Angelica Moser nahm den Wettkampf mit einbandagiertem Oberschenkel in Angriff. Dieser habe sie aber kaum behindert. Als das grössere Problem bezeichnete sie die fehlende Wettkampfpraxis. «Im Stabhochsprung ist es sehr wichtig, dass der Anlauf genau passt.» Das sei ihr bei ihren Versuchen über 4,80 Meter zum Verhängnis geworden. Aufgrund der aggressiven Steigerungshöhen habe sie gewusst, dass 4,70 Meter im ersten Anlauf für eine Medaille reichen könnten. Als dann aber so viele Athletinnen diese Marke knackten, habe sie sich keine grossen Hoffnungen mehr gemacht. «Umso grösser ist jetzt die Freude.»
Eindrückliches Palmarès
Es ist nicht der erste Grosserfolg von Angelica Moser in Torun. An die Stadt an der Weichsel hat die Stabhochspringerin gute Erinnerungen. 2021 gelang ihr dort ihr erster Medaillengewinn bei der Elite – sie wurde erstmals Hallen-Europameisterin. «Es scheint ein gutes Pflaster zu sein», bestätigte sie.

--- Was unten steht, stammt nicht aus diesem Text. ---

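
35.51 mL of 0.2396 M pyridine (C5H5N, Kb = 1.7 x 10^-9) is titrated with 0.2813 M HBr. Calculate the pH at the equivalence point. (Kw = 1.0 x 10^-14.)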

Mittlerweile konnte sie ihre Edelmetallsammlung an Grossanlässen erheblich erweitern. In ihrem Palmarès finden sich nebst dem Hallen-EM-Titel 2021 in Torun ein Freiluft-EM-Titel (2024 in Rom), ein weiteres Hallen-EM-Gold (2025 in Apeldoorn) und seit Sonntag nach Nanjing 2025 eine zweite Hallen-WM-Bronzemedaille.
Ein Vergleich mit der letztjährigen Ausgabe in China bietet sich an: Auch damals war Angelica Moser nicht im Vollbesitz ihrer Kräfte. Trotz kurz zuvor zugezogener Bänderverletzung schaffte sie es aufs Podest. Die Andelfingerin relativierte: «In Nanjing war ich verletzt angetreten, die Situation war also noch etwas ungünstiger als jetzt.» Heuer sei sie körperlich wieder weitgehend bereit gewesen, nur die Wettkampfpraxis habe gefehlt. «Aber ja, es wäre schön, einmal eine Hallen-WM ohne Sorgen zu bestreiten.» Vorerst will sie unter freiem Himmel angreifen. Angesichts der Umstände seien 4,70 Meter ein solides Resultat. Ihr Ziel sei aber natürlich, im Sommer höher zu springen.
Mit ihrer Bronzemedaille rundete Angelica Moser eine hervorragende Schweizer Teamleistung ab. Audrey Werro gewann Silber über 800 Meter, Simon Ehammer kürte sich gar zum Weltmeister und Weltrekordhalter im Siebenkampf.